Дорогой друг Сергей Николаевич, посылаю Вам рисунок с Коли Чернышева; я им не доволен. Я его другой раз рисовал, но и тот получился не лучше. Хотелось мне его так сделать, чтобы было меньше искусства во внешних приемах, а получилось бы лицо по возможности его. Ну, а нужный результат не получился. Но если Вам рисунок не понравится по выполнению или по качеству сходства, то я очень, очень прошу Вас написать, и я еще раз нарисую Колю. Мне было очень приятно его рисовать, он очень хороший, и работа с него действовала хорошо на мое состояние. Его собственная работа развивается вполне успешно. У него хотя и была небольшая неудача — картины его не были приняты на выставку группы «Бубновый валет», но это скорее из-за их внешней скромности, я уверен, что он будет хорошо писать.
Не писал я Вам давно, давно. На самом же деле писал не раз, но не отправлял писем. Писать мне вообще очень трудно, а тем писать, с которыми мне близко, особенно трудно. Вспоминаю я Вас каждый день, так легко мне было с Вами беседовать, и ни с каким художником так полно не говорилось мне об искусстве, как с Вами. Живопись моя идет в том же направлении, как и два года тому назад. <…> Третьяковская галерея устроила мне самостоятельную выставку. Она дней через 10 закрывается. И как бы мне хотелось, чтобы Вы на ней были. Она за 20 лет. С 1904–1924 год[237].
Очень дорогой и любимый Сергей Николаевич, если я не очень способен к разговору в письме, то Вы так тепло и полно можете говорить в своем письме; так, как будто Вы рядом со мною сидите и меня за руку держите и так просто и легко беседуете, как Вы это умеете. Меня так обрадовало, что Вам мой рисунок с Коли показался неплохим и хоть немного в нужном плане. <…> Дорогой Сергей Николаевич, хочу думать, что в этом году мы с Вами увидимся. Целую Вас крепко. Ваш Р. Ф.[238]

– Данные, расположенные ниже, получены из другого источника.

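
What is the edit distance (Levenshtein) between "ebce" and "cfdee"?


Computing edit distance: "ebce" -> "cfdee"
DP table:
           c    f    d    e    e
      0    1    2    3    4    5
  e   1    1    2    3    3    4
  b   2    2    2    3    4    4
  c   3    2    3    3    4    5
  e   4    3    3    4    3    4
Edit distance = dp[4][5] = 4

4


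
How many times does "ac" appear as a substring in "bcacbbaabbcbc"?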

Дорогой друг Сергей Николаевич, пишу Вам с большим опозданием. Опять был болен и ждал, чтобы поправиться. Тогда легче говорить о таких нужных вещах, которые Вы затронули в Вашем письме. <…> Конечно, прав Ренуар, и недаром за последние два года, когда я хожу к Щукину и к Морозову, я преимущественно смотрю Ренуара, а не Сезанна. Но это все так важно, о чем Вы говорите, это так меня волнует, что мне трудно об этом спокойно писать. Я должен высказать мысли, которые, может быть, даже Вам больно слушать[239]. <…> Иванов имел глаз без плоти, он только иллюстрировал свои живописные понятия о природе, с другой стороны, он не был настолько религиозен, чтобы видеть духовно то, что он писал из Евангелия. И художественный его язык не нашел ту великую условность, которая является взамен физически оптической реальности. Иванов — это большая трагедия. При всем своем громадном таланте — бессилие. <…> Я Вас целую крепко, дорогой Сергей Николаевич. Р. Р.[240]